Yield on Advances is one of the two core building blocks of a bank's Net Interest Margin (NIM), the other being the Cost of Deposits. It is calculated by dividing total interest income earned on the advances portfolio over a period by the average advances outstanding during that period, then annualising the result. A higher yield on advances, when accompanied by controlled funding costs, expands NIM and contributes directly to profitability.
The yield is shaped by several factors. Loan mix is critical: retail loans such as credit cards, personal loans, and microfinance carry significantly higher yields — often 18% to 36% annualised — compared to corporate term loans or working capital loans to large companies, which might be priced at MCLR plus a spread of 0.25% to 1%. A bank with a high share of retail or MSME lending will generally report a higher yield on advances than a bank concentrated in large corporate lending.

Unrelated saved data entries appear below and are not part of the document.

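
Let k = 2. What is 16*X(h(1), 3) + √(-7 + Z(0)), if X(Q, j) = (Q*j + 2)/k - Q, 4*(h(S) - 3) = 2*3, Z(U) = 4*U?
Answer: 52 + I*√7 ≈ 52.0 + 2.6458*I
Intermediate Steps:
h(S) = 9/2 (h(S) = 3 + (2*3)/4 = 3 + (¼)*6 = 3 + 3/2 = 9/2)
X(Q, j) = 1 - Q + Q*j/2 (X(Q, j) = (Q*j + 2)/2 - Q = (2 + Q*j)*(½) - Q = (1 + Q*j/2) - Q = 1 - Q + Q*j/2)
16*X(h(1), 3) + √(-7 + Z(0)) = 16*(1 - 1*9/2 + (½)*(9/2)*3) + √(-7 + 4*0) = 16*(1 - 9/2 + 27/4) + √(-7 + 0) = 16*(13/4) + √(-7) = 52 + I*√7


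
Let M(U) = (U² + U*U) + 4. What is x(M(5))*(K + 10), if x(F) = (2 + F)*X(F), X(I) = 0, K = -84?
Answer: 0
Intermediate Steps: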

External benchmark linkage, mandated by RBI from October 2019, requires all floating-rate retail and MSME loans to be linked to the RBI Repo Rate, Treasury Bill yields, or other external benchmarks. This has made yields more responsive to monetary policy changes. When RBI cuts the repo rate, yield on advances compresses faster than before under the old MCLR regime, narrowing NIM for banks. Conversely, in a rising rate cycle, yields reprice upward more swiftly, boosting income. However, fixed-rate loans and the large share of existing MCLR-linked corporate loans partially buffer this effect in the short term.

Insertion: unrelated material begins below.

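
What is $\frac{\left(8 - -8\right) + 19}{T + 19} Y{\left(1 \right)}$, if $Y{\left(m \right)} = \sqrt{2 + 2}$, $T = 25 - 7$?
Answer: $\frac{70}{37} \approx 1.8919$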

Analysts tracking Indian banks pay close attention to yield on advances trends across quarters. A bank can show credit growth but simultaneously report NIM compression if competitive pressure forces it to extend loans at narrower spreads to capture market share. This is particularly evident in the home loan segment where large private sector banks and housing finance companies compete aggressively on pricing. Conversely, banks that successfully shift the mix towards higher-yielding products such as two-wheeler loans, gold loans, or unsecured personal loans may see yield improvement even without aggressive balance-sheet expansion.

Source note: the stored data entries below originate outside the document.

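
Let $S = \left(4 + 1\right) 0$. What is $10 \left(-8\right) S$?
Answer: $0$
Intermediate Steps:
$S = 0$ ($S = 5 \cdot 0 = 0$)
$10 \left(-8\right) S = 10 \left(-8\right) 0 = \left(-80\right) 0 = 0$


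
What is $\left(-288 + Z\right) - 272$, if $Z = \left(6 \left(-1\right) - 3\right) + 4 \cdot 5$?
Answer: $-549$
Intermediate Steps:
$Z = 11$ ($Z = \left(-6 - 3\right) + 20 = -9 + 20 = 11$)
$\left(-288 + Z\right) - 272 = \left(-288 + 11\right) - 272 = -277 - 272 = -549$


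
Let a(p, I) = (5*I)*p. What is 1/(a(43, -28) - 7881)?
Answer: -1/13901 ≈ -7.1937e-5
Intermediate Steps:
a(p, I) = 5*I*p
1/(a(43, -28) - 7881) = 1/(5*(-28)*43 - 7881) = 1/(-6020 - 7881) = 1/(-13901) = -1/13901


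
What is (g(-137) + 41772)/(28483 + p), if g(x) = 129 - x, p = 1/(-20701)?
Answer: 435114319/294813291 ≈ 1.4759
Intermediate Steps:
p = -1/20701 ≈ -4.8307e-5
(g(-137) + 41772)/(28483 + p) = ((129 - 1*(-137)) + 41772)/(28483 - 1/20701) = ((129 + 137) + 41772)/(589626582/20701) = (266 + 41772)*(20701/589626582) = 42038*(20701/589626582) = 435114319/294813291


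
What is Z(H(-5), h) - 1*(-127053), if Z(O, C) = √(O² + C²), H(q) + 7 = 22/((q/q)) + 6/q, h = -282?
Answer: 127053 + 3*√221429/5 ≈ 1.2734e+5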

Seasonal patterns also influence yield: in quarters where a disproportionate share of new disbursements happens at lower rates, the portfolio yield dilutes slightly. Banks disclose yield on advances in their quarterly investor presentations and annual reports, and RBI publishes aggregate data in its publications including the Report on Trend and Progress of Banking in India. For a public sector bank, yield on advances typically ranges from 7% to 9%, while for retail-focused private banks or small finance banks it can exceed 12% to 14%, reflecting portfolio composition differences.